Los niños nos sorprenden muchas veces con sus preguntas y su asombro. Nos sorprenden porque pensamos que nos están pidiendo una explicación, para la que no siempre estamos preparados, o que están poniendo en cuestión el orden establecido de las cosas. Y eso, a los adultos, nos incomoda.

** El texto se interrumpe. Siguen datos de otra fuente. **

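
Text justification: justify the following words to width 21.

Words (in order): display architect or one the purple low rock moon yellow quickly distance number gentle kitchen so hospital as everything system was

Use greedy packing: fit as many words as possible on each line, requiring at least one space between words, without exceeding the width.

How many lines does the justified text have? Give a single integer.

Line 1: ['display', 'architect', 'or'] (min_width=20, slack=1)
Line 2: ['one', 'the', 'purple', 'low'] (min_width=18, slack=3)
Line 3: ['rock', 'moon', 'yellow'] (min_width=16, slack=5)
Line 4: ['quickly', 'distance'] (min_width=16, slack=5)
Line 5: ['number', 'gentle', 'kitchen'] (min_width=21, slack=0)
Line 6: ['so', 'hospital', 'as'] (min_width=14, slack=7)
Line 7: ['everything', 'system', 'was'] (min_width=21, slack=0)
Total lines: 7

Answer: 7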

Según encuestas, los niños hacen entre 300 y 400 preguntas diarias, mientras que los adultos hacemos entre 10 y 30. ¿Qué nos ha pasado? ¿Por qué hemos dejado de cuestionarnos el porqué de las cosas? ¿Acaso ya lo sabemos todo? La respuesta es simple: ya nada nos asombra. Hemos convertido nuestra vida en una rutina. Nos hemos acostumbrado a lo habitual, a «lo de siempre», porque nos resulta mucho más cómodo dejar que las cosas nos pasen, que hacer que las cosas pasen.
Ariadne Zinser dice que vivimos en lo que ella llama la era «express», es decir,todo aquello que no es práctico, útil, instantáneo o fácil es una pérdida de tiempo, dinero y esfuerzo. Y no puede estar más en lo cierto. El ritmo de vida que llevamos nos ha dejado sin tiempo para detenernos y mirar todo eso que nos rodea. Eso que ha dejado de ser visible para nosotros.
Pero los niños sí lo ven. Y no sólo eso, se emocionan cada vez que lo ven. Por eso preguntan. No porque busquen una respuesta lógica y racional, sino porque se están sorprendiendo ante una realidad que es, pero que podría no haber sido. Porque no dan nada por supuesto. Eso es el asombro. Ese «¡oh..!» que tanto nos hace falta no es más que una muestra de sorpresa, la cual despierta una reflexión y una curiosidad de la que nacen preguntas que disparan nuestra creatividad, la responsable de las más grandes ideas. ¿Qué hubiera sido de la teoría de la gravedad si Newton si no se hubiera asombrado por esa manzana?
Abramos los ojos y veamos el mundo con los ojos de ese niño que un día fuimos.